What sets it apart is that the film is set in the 40s and takes a noir tone. Unfortunately, the storytelling is needlessly convoluted, with most of the movie told as flashback. But first, there’s a serial killer prologue combined with fake news articles about a meteor strike creating thirteen radioactively powered people. Cut to a hard-boiled journalist setup, with a guy in fedora and trenchcoat (Chase Williamson) stating he wants to report his own murder. That’s Sparks, our hero, who was a teen vigilante due to a childhood accident with a mysterious liquid where he lost his parents. He partners up with Lady Heavenly (Ashley Bell), and they have sex on rooftops.

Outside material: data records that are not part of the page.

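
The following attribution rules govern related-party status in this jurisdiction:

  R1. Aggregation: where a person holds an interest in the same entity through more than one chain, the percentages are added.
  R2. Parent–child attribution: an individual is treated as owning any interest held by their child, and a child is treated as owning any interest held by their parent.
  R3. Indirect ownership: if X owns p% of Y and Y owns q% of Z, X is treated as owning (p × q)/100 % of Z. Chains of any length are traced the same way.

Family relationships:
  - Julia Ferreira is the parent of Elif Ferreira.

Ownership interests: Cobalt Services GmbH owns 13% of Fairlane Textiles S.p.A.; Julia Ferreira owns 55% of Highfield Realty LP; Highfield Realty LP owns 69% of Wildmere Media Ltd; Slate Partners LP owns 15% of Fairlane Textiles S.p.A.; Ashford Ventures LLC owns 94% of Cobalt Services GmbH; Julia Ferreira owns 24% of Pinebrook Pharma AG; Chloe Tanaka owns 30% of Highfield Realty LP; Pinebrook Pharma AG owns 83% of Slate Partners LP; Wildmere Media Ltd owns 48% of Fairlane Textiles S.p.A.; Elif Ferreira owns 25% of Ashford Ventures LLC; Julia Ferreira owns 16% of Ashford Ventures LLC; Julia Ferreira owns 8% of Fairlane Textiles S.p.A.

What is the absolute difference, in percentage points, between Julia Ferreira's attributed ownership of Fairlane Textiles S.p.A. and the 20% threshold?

By parent–child attribution (R2), Julia Ferreira is treated as also owning Elif Ferreira's interest in Ashford Ventures LLC, giving 16% + 25% = 41%.
Chain via Highfield Realty LP → Wildmere Media Ltd (R3): 55% × 69% × 48% = 18.216% of Fairlane Textiles S.p.A.
Chain via Ashford Ventures LLC → Cobalt Services GmbH (R3): 41% × 94% × 13% = 5.0102% of Fairlane Textiles S.p.A.
Chain via Pinebrook Pharma AG → Slate Partners LP (R3): 24% × 83% × 15% = 2.988% of Fairlane Textiles S.p.A.
Direct interest in Fairlane Textiles S.p.A: 8%.
Aggregating (R1): 18.216% + 5.0102% + 2.988% + 8% = 34.2142%.
34.2142% exceeds the 20% threshold by 14.2142 percentage points.

14.2142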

Soon, a villain (William Katt) who makes movies of his crimes (and then leaves the cameras and film behind) gets the better of the pair. Warning: Heavenly is one of only two major female roles, and her main function is motivating the hero, either through his crush on her or being tortured. The other (Marina Squerciati), a shapeshifter, slinks around in lingerie.

Clearly writer/director Christopher Folino is familiar with D.O.A., Batman, Daredevil, Sin City, and Watchmen. So much of this movie is familiar, from the training sequence to the motivations of revenge and redemption. Much of the structure is based around reveals, where you think you know one thing and then the viewer is told something different, but the “secrets” are predictable, particularly to comic readers. Even though Sparks is telling his own story, he’s more acted upon than acting, thrown hither and yon by vow and circumstance instead of making substantial choices.

The dialogue is clunky and cringe-inducing, and the special effects look like layered cut-and-paste over fake green-screen backgrounds. However, Clint Howard is a newspaper editor, Clancy Brown is the trainer/mentor, and Jake Busey is another superhero (Sledge). It was due to those favorite names that I kept sitting through all of this film. It moves quickly, anyway.

The DVD has a three-and-a-half-minute making-of that tells you little beyond what you get watching the movie; a minute of outtakes (two scenes); and commentary by Katt, Folino, and co-director Todd Burrows. (The studio provided a review copy.)